Summary
A Russian writer, doing research in Italy, suffers an extreme bout of homesickness for Russia.
The Film
I’ve seen “Nostalghia” several times and while it is among Tarkovsky’s better rated films it has never been one of my favorites. His movies are slow or deliberately paced and often full of long conversations punctuated by slow tracking shots and zooms in waterlogged environments. That usually isn’t as much a problem for me as for other viewers but it is in “Nostalghia” that I find myself the most sympathetic to the Tarkovsky naysayer.
This isn’t to say that it is a bad film. I like “Nostalghia.” i just don’t like it as much as some of Tarkovsky’s other works. This is likely due, in part, to the exploration of themes that simply do not connect with me in as profound a way as a film like “Andrei Rublev” which is about art, community, good, and evil. A film about missing your home country is just not as relatable to me, a 37 year old who has never traveled much and is perfectly content to live and die within a 20 mile radius.
That being said, “Nostalghia” is a wonderful film that certainly recreates many of the feelings of longing that we feel when recalling memories of home. In fact, this film fits right in with Tarkovsky’s endless fascination with time, memory, childhood, aging, change, and death.
He plays these themes out here with flashbacks but also with the actors staging as many of the scenes are explorations of a space through movement forward, backwards looks, and pursuits of characters who are moving ahead of the protagonist who follows. As he does, I get the sense that he is chasing after his new home, Italy, as represented by Eugenia (Domiziana Giordano, “Interview with a Vampire”) even as he seems unable or unwilling to truly find his place with her.

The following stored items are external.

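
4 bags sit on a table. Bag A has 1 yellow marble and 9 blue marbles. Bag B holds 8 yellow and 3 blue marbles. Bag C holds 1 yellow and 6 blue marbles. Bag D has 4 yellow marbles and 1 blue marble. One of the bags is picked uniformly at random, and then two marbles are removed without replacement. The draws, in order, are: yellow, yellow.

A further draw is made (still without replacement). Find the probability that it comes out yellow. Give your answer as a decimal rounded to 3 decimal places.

0.667

For each hypothesis, P(data | H) works out to: P(data | bag A) = (1/10)(0/9) = 0; P(data | bag B) = (8/11)(7/10) = 28/55; P(data | bag C) = (1/7)(0/6) = 0; P(data | bag D) = (4/5)(3/4) = 3/5.
Weighting by the prior gives 1/4 · 0 = 0, 1/4 · 28/55 = 7/55, 1/4 · 0 = 0, 1/4 · 3/5 = 3/20; these sum to 61/220.
The posterior is then P(bag A | data) = 0, P(bag B | data) = 28/61, P(bag C | data) = 0, P(bag D | data) = 33/61.
Averaging over the posterior, P(yellow next | data) = (2/3)(28/61) + (2/3)(33/61) = 2/3.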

He is distracted by Domenico (Erland Josephson, “Cries and Whispers”) a local homeless lunatic who represents Andrei’s (Oleg Yankovskiy, “The Lover”) longing for Russia, a place which formed him but has no place for the person he has become. Domenico tells him of many things but principally that if Andrei carries a lit candle from one end of a hot spring bath to the other, he will save the world. His imagination and faith are pricked by this statement so profoundly that he eventually attempts to carry out the instruction.
I may not identify with some of the longings for home that are expressed in “Nostalgia” but I do find many of them quite meaningful as they seem to not just illustrate home-sickness but also a longing for innocence, childhood, or simplicity. As we grow older, the tendency to cling to our past or use it as the touchstone for interpreting the present is an impulse that seems to also grow, at least for some. In this film, Andrei is caught between his past self which cannot be truly inhabited, only remembered and the future which can only be imagined and admired from afar.
He is trapped in the present, as we all are. In that sense, I find this movie incredibly relatable. It is the story of a man struggling to make sense of a reality he cannot put his finger on. Why can’t he be with Eugenia? Why can’t he return to Russia? Why must he simply labor on at this hotel and bath in Tuscany? There are no satisfactory answers except because he is trapped in a present where those other realities not yet have already been.
He is struggling with time, specificity, and singularity in a way that few people ever do. He isn’t running from it into the future with Eugenia, seeking to have her for himself over her partner. He isn’t running into his past, following Domenico into self destruction and analysis.
He is simply being where he is, carrying a candle, doing what little is available to him at this present moment. I’m not sure what the lesson in that is but I know that it resonates with my spirit.
What more can I ask of a film above that?